I’ve been working with video for a few years now but it’s only recently that I’ve begun creating content for YouTube and I wanted to share an issue that caused me some major headaches. Every video that I uploaded to YouTube or Vimeo looked great when played directly from my PC, but then looked like crap when I viewed in a web browser (Google Chrome, to be specific.)
|Watch the complete video|
Something was compressing the luminance levels from their original full range of 0-255 to the old NTSC broadcast standard of 16-235. The result was my videos all looked faded like a shirt that’s been washed one time too many. Blacks had turned dark grey and whites were dingy — the overall contrast was just ‘off’.
At first I thought everyone would be seeing my work the same crappy way I was until a buddy over at Spectracal confirmed the problem was at my end when he measured the luminance levels of my work in their web browsers and found my videos were in fact, unaltered.
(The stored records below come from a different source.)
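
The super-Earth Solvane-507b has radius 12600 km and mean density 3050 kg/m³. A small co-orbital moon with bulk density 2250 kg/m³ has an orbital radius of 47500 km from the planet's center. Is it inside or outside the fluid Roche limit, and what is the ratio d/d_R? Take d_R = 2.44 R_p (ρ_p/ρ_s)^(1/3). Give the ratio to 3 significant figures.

outside; d/d_R ≈ 1.40

d_R = 2.44 × (12600 km) × (3050/2250)^(1/3) = 34030 km
d/d_R = (47500) / (34030) = 1.40
Since d/d_R > 1, the body is outside the Roche limit.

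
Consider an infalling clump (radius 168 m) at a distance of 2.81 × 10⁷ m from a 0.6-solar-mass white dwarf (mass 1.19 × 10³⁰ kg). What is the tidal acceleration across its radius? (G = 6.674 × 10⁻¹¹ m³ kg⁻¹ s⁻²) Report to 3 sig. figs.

1.20 m/s²

Differencing GM/(d−r)² and GM/d² to first order in r/d gives 2GMr/d³.
Δg = 2GMr/d³
   = 2 × (6.674 × 10⁻¹¹) × (1.19 × 10³⁰) × (168) / (2.81 × 10⁷)³
   = 1.20 m/s²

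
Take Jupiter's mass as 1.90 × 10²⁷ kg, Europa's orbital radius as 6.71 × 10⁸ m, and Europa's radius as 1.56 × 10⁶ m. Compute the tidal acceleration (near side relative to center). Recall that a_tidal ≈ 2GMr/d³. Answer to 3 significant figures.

1.31 × 10⁻³ m/s²

Since r ≪ d, expand the inverse-square field across one radius to get the leading 2GMr/d³ term.
a_tidal = 2GMr/d³
        = 2 × (6.674 × 10⁻¹¹) × (1.90 × 10²⁷) × (1.56 × 10⁶) / (6.71 × 10⁸)³
        = 1.31 × 10⁻³ m/s²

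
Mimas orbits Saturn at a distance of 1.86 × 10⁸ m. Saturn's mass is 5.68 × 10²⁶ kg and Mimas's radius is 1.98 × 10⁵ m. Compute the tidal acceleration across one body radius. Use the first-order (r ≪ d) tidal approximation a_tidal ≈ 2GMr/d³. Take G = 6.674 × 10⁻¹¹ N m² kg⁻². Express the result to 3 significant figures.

The tidal stretch is the gradient of GM/d² times the body's extent r, hence the 1/d³ dependence.
Δg = 2GMr/d³
   = 2 × (6.674 × 10⁻¹¹) × (5.68 × 10²⁶) × (1.98 × 10⁵) / (1.86 × 10⁸)³
   = 2.33 × 10⁻³ m/s²

2.33 × 10⁻³ m/s²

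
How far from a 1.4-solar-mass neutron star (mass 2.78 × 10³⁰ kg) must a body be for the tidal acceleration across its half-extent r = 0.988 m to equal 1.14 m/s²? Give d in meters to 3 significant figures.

6.85 × 10⁶ m

2GMr/d³ = a_tidal  ⇒  d = (2GMr / a_tidal)^(1/3)
d = (2 × 6.674×10⁻¹¹ × (2.78 × 10³⁰) × (0.988) / (1.14))^(1/3)
  = 6.85 × 10⁶ m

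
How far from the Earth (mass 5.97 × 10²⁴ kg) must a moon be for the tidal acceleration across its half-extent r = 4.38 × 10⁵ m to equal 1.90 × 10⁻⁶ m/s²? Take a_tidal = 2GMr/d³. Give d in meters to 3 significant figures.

5.68 × 10⁸ m

2GMr/d³ = a_tidal  ⇒  d = (2GMr / a_tidal)^(1/3)
d = (2 × 6.674×10⁻¹¹ × (5.97 × 10²⁴) × (4.38 × 10⁵) / (1.90 × 10⁻⁶))^(1/3)
  = 5.68 × 10⁸ m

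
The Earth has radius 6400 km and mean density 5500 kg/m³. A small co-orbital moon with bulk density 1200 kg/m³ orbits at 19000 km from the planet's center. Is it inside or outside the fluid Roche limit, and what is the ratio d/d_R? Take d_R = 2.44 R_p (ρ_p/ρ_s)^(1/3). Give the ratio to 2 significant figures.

d_R = 2.44 × (6400 km) × (5500/1200)^(1/3) = 25940 km
d/d_R = (19000) / (25940) = 0.73
Since d/d_R < 1, the body is inside the Roche limit.

inside; d/d_R ≈ 0.73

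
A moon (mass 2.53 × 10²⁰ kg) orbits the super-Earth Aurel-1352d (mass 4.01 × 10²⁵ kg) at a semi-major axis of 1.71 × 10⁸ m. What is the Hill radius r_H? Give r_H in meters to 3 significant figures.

2.19 × 10⁶ m

r_H ≈ a (m/3M)^(1/3)
    = (1.71 × 10⁸) × (2.53 × 10²⁰ / (3 × 4.01 × 10²⁵))^(1/3)
    = 2.19 × 10⁶ m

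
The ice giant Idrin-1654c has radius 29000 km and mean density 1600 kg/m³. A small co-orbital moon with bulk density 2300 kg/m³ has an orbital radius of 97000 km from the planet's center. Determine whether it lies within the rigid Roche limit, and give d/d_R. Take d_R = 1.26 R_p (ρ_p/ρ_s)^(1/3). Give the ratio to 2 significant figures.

outside; d/d_R ≈ 3.0

d_R = 1.26 × (29000 km) × (1600/2300)^(1/3) = 32380 km
d/d_R = (97000) / (32380) = 3.0
Since d/d_R > 1, the body is outside the Roche limit.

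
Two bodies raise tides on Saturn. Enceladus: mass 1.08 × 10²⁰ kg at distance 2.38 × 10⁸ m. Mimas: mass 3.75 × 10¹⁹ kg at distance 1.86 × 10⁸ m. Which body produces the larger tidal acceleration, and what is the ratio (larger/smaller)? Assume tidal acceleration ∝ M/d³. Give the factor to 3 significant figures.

Compare M/d³ for the two perturbers:
Enceladus: (1.08 × 10²⁰) / (2.38 × 10⁸)³ = 8.011 × 10⁻⁶
Mimas: (3.75 × 10¹⁹) / (1.86 × 10⁸)³ = 5.828 × 10⁻⁶
Ratio (larger/smaller) = 1.37

Enceladus, by a factor of ≈ 1.37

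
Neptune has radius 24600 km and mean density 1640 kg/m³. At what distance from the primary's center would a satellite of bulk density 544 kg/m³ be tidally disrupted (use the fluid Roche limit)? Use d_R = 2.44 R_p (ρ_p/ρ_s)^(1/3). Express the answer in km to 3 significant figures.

d_R = 2.44 × 24600 km × (1640/544)^(1/3)
    = 86700 km

86700 km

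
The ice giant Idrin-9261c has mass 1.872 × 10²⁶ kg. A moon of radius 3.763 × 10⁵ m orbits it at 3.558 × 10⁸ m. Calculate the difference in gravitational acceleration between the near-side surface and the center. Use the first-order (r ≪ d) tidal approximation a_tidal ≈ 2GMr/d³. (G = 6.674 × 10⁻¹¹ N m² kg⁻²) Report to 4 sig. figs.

Δa = 2GMr/d³
   = 2 × (6.674 × 10⁻¹¹) × (1.872 × 10²⁶) × (3.763 × 10⁵) / (3.558 × 10⁸)³
   = 2.088 × 10⁻⁴ m/s²

2.088 × 10⁻⁴ m/s²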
Pure black measured 0 and pure white measured 255. Good to know, except my monitor is hardware color calibrated in the sRGB color space, I work in the latest releases of Adobe products, and my NVIDIA graphics card is new and using the latest drivers. So what the heck was going on?
I pored over the YouTube creator guidelines and copious user forums and came up with nothing but more frustration. Apparently I was doing everything right and no one else was seeing what I was seeing. Grrrrr… It was only when I Googled “youtube luminance shift” that I started seeing posts from people who were not only suffering with the same problem as myself, they had similar hardware as well.
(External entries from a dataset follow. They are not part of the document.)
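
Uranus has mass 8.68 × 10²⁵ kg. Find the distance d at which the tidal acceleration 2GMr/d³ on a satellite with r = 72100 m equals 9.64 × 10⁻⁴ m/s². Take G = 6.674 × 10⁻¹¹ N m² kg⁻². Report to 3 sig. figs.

9.53 × 10⁷ m

2GMr/d³ = a_tidal  ⇒  d = (2GMr / a_tidal)^(1/3)
d = (2 × 6.674×10⁻¹¹ × (8.68 × 10²⁵) × (72100) / (9.64 × 10⁻⁴))^(1/3)
  = 9.53 × 10⁷ m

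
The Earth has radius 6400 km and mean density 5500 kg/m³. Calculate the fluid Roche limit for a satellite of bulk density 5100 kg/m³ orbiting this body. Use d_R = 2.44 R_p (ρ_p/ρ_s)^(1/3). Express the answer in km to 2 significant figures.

16000 km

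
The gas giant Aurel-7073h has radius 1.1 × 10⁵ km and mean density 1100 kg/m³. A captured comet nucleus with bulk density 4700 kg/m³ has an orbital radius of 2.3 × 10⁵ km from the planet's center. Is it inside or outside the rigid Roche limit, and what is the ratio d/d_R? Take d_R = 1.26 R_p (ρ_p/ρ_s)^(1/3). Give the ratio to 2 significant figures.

d_R = 1.26 × (1.1 × 10⁵ km) × (1100/4700)^(1/3) = 85410 km
d/d_R = (2.3 × 10⁵) / (85410) = 2.7
Since d/d_R > 1, the body is outside the Roche limit.

outside; d/d_R ≈ 2.7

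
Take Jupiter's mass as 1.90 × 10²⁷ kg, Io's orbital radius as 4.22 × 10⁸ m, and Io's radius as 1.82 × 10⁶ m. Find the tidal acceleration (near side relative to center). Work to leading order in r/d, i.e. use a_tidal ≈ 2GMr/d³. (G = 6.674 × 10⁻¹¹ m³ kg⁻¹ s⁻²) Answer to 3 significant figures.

6.14 × 10⁻³ m/s²

a_tidal = 2GMr/d³
        = 2 × (6.674 × 10⁻¹¹) × (1.90 × 10²⁷) × (1.82 × 10⁶) / (4.22 × 10⁸)³
        = 6.14 × 10⁻³ m/s²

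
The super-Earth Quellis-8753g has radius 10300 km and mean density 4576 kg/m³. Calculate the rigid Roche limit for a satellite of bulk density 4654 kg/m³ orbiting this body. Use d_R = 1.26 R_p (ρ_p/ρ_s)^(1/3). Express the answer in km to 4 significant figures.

12910 km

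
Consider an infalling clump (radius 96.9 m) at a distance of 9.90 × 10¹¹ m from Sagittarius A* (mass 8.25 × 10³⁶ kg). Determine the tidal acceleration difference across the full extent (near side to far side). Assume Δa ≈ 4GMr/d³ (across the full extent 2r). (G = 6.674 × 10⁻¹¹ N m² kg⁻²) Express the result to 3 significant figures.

2.20 × 10⁻⁷ m/s²

Differencing GM/(d−r)² and GM/(d+r)² to first order in r/d gives 4GMr/d³.
Δa = 4GMr/d³
   = 4 × (6.674 × 10⁻¹¹) × (8.25 × 10³⁶) × (96.9) / (9.90 × 10¹¹)³
   = 2.20 × 10⁻⁷ m/s²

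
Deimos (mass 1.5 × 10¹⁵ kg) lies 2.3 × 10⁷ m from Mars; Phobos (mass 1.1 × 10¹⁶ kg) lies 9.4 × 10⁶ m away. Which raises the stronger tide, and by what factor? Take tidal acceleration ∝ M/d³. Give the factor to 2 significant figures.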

Digging deeper I discovered that NVIDIA has included settings in their control panel that exist solely to adjust the look of DVD video displayed on your computer (I never watch DVDs on my computer so I was totally clueless.) Unfortunately these settings do not discriminate between DVD video and video content streamed from sites like YouTube. To sum up, NVIDIA [in their infinite wisdom] decided it would be just awesome to make video played in web pages ‘default’ to the same low dynamic range as DVDs.
Okaaayyy… = |
Anyway, a few clicks in the NVIDIA control panel solved the problem and now mine [and everyone else’s] videos look great.
1.) Click Start, then the Control Panel (if you can see the NVIDIA Control Panel icon then skip to 3.)
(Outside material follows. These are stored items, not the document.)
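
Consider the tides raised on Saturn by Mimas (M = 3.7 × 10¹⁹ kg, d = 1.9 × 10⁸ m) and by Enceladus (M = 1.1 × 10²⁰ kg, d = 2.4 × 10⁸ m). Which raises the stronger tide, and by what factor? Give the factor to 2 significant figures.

Enceladus, by a factor of ≈ 1.5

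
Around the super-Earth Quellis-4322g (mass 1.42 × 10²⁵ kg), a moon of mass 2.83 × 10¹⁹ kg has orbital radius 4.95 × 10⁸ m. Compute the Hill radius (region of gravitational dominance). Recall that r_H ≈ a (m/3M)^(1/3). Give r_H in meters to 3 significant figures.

r_H ≈ a (m/3M)^(1/3)
    = (4.95 × 10⁸) × (2.83 × 10¹⁹ / (3 × 1.42 × 10²⁵))^(1/3)
    = 4.32 × 10⁶ m

4.32 × 10⁶ m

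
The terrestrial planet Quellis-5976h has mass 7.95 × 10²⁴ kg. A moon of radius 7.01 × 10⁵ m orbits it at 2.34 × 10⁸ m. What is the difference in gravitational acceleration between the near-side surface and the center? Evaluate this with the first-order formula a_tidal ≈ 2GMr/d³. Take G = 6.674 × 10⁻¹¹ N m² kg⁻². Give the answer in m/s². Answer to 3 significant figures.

Δg = 2GMr/d³
   = 2 × (6.674 × 10⁻¹¹) × (7.95 × 10²⁴) × (7.01 × 10⁵) / (2.34 × 10⁸)³
   = 5.81 × 10⁻⁵ m/s²

5.81 × 10⁻⁵ m/s²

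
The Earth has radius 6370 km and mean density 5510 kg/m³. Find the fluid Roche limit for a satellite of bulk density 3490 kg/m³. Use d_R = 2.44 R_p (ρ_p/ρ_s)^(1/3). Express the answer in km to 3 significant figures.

18100 km

d_R = 2.44 × 6370 km × (5510/3490)^(1/3)
    = 18100 km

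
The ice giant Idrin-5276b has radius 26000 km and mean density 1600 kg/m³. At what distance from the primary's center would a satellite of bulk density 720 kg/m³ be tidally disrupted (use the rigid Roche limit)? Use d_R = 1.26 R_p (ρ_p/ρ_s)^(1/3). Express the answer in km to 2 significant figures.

d_R = 1.26 × 26000 km × (1600/720)^(1/3)
    = 43000 km

43000 km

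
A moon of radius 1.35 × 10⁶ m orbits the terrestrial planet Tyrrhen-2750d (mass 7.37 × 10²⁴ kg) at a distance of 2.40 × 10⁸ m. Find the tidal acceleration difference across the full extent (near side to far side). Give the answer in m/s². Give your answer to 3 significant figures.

a_tidal = 4GMr/d³
        = 4 × (6.674 × 10⁻¹¹) × (7.37 × 10²⁴) × (1.35 × 10⁶) / (2.40 × 10⁸)³
        = 1.92 × 10⁻⁴ m/s²

1.92 × 10⁻⁴ m/s²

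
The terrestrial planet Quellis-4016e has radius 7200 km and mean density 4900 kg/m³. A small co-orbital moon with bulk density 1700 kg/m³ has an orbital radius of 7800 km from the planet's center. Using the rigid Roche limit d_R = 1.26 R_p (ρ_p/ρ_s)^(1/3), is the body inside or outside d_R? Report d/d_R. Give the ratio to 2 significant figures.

inside; d/d_R ≈ 0.60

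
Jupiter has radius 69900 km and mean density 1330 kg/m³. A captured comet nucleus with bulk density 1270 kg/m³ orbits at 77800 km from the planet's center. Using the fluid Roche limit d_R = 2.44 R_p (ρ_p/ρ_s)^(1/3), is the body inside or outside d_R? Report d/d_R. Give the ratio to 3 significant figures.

inside; d/d_R ≈ 0.449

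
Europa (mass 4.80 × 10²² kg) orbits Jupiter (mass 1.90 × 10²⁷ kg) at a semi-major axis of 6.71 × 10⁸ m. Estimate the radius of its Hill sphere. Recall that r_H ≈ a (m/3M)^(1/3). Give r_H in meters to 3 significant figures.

1.37 × 10⁷ m

r_H ≈ a (m/3M)^(1/3)
    = (6.71 × 10⁸) × (4.80 × 10²² / (3 × 1.90 × 10²⁷))^(1/3)
    = 1.37 × 10⁷ m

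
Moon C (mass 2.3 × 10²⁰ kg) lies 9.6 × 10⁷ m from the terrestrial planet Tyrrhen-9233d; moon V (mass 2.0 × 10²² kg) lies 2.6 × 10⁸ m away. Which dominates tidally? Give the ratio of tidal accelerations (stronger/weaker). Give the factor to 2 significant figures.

Moon V, by a factor of ≈ 4.4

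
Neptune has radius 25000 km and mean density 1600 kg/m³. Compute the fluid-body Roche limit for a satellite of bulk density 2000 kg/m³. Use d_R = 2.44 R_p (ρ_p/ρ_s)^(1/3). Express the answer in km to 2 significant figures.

d_R = 2.44 × 25000 km × (1600/2000)^(1/3)
    = 57000 km

57000 km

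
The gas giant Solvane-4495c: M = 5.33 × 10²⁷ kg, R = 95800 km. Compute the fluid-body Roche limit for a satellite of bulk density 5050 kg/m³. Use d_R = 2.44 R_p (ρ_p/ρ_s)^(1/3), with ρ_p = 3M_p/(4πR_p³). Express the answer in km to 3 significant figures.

1.54 × 10⁵ km

ρ_p = 3M_p/(4πR_p³) = 3 × (5.33 × 10²⁷) / (4π × (9.58 × 10⁷ m)³) = 1450 kg/m³
d_R = 2.44 × 95800 km × (1450/5050)^(1/3)
    = 1.54 × 10⁵ km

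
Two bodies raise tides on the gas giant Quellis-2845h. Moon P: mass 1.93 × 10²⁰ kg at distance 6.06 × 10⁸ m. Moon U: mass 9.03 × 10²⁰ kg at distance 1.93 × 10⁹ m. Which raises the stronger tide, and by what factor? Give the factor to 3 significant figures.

Moon P, by a factor of ≈ 6.90

Tidal stretch scales as M/d³; compute that for each body.
Moon P: (1.93 × 10²⁰) / (6.06 × 10⁸)³ = 8.672 × 10⁻⁷
Moon U: (9.03 × 10²⁰) / (1.93 × 10⁹)³ = 1.256 × 10⁻⁷
Ratio (larger/smaller) = 6.90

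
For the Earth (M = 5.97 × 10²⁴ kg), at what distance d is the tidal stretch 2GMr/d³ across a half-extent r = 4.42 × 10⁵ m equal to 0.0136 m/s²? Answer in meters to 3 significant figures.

2.96 × 10⁷ m

2GMr/d³ = a_tidal  ⇒  d = (2GMr / a_tidal)^(1/3)
d = (2 × 6.674×10⁻¹¹ × (5.97 × 10²⁴) × (4.42 × 10⁵) / (0.0136))^(1/3)
  = 2.96 × 10⁷ m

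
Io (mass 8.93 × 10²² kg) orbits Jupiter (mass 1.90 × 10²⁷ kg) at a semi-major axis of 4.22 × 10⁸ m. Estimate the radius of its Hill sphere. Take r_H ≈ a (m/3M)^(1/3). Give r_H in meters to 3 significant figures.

1.06 × 10⁷ m

r_H ≈ a (m/3M)^(1/3)
    = (4.22 × 10⁸) × (8.93 × 10²² / (3 × 1.90 × 10²⁷))^(1/3)
    = 1.06 × 10⁷ m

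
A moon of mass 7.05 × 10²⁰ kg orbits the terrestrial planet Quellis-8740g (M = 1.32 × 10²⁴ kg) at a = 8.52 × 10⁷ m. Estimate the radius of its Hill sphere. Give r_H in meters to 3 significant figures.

r_H ≈ a (m/3M)^(1/3)
    = (8.52 × 10⁷) × (7.05 × 10²⁰ / (3 × 1.32 × 10²⁴))^(1/3)
    = 4.79 × 10⁶ m

4.79 × 10⁶ m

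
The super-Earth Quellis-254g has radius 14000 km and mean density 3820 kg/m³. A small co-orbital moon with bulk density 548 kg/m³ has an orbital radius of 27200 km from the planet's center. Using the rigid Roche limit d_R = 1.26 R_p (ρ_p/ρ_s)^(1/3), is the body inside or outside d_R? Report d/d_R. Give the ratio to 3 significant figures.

inside; d/d_R ≈ 0.807

d_R = 1.26 × (14000 km) × (3820/548)^(1/3) = 33700 km
d/d_R = (27200) / (33700) = 0.807
Since d/d_R < 1, the body is inside the Roche limit.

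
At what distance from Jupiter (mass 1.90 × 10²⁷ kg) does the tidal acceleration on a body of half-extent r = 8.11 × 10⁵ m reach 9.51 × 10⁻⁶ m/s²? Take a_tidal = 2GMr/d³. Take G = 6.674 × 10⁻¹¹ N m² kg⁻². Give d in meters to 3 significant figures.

2.79 × 10⁹ m

2GMr/d³ = a_tidal  ⇒  d = (2GMr / a_tidal)^(1/3)
d = (2 × 6.674×10⁻¹¹ × (1.90 × 10²⁷) × (8.11 × 10⁵) / (9.51 × 10⁻⁶))^(1/3)
  = 2.79 × 10⁹ m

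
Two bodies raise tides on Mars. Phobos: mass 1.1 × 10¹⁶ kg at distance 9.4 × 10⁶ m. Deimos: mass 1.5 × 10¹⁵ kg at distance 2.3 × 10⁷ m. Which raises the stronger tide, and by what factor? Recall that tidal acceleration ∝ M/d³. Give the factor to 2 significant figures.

Tidal acceleration ∝ M/d³, so compare M/d³ for each.
Phobos: (1.1 × 10¹⁶) / (9.4 × 10⁶)³ = 1.324 × 10⁻⁵
Deimos: (1.5 × 10¹⁵) / (2.3 × 10⁷)³ = 1.233 × 10⁻⁷
Ratio (larger/smaller) = 110

Phobos, by a factor of ≈ 110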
2.) Under View by: select Category then Large icons.
3.) Click the NVIDIA Control Panel then under Video select Adjust video color settings.
4.) Click the button for With the NVIDIA settings then select the Advanced tab.
5.) Under Dynamic Range select Full (0-255).
6.) Select the Gamma tab and make sure all three ranges are set to 1.00
7.) Finally, select the Color tab and check that:
Brightness = 50% Contrast = 50% Hue = 179 Saturation = 50%
When you’re done go to the lower right corner of the NVIDIA window and click Apply. Wait for the Apply button to disappear then close the Control Panels and you’re done.
|Step 1||Step 2||Step 3|
That’s it! YouTube and Vimeo videos should now playback in your computer’s full luminance range — blackest black (0) should appear black and brightest white (255) should appear white.
One final note: If you watch DVDs on your computer these changes will obviously mess with the picture however, many software DVD players have their own controls for adjusting color, brightness, and contrast that will allow you to compensate for the changes described here.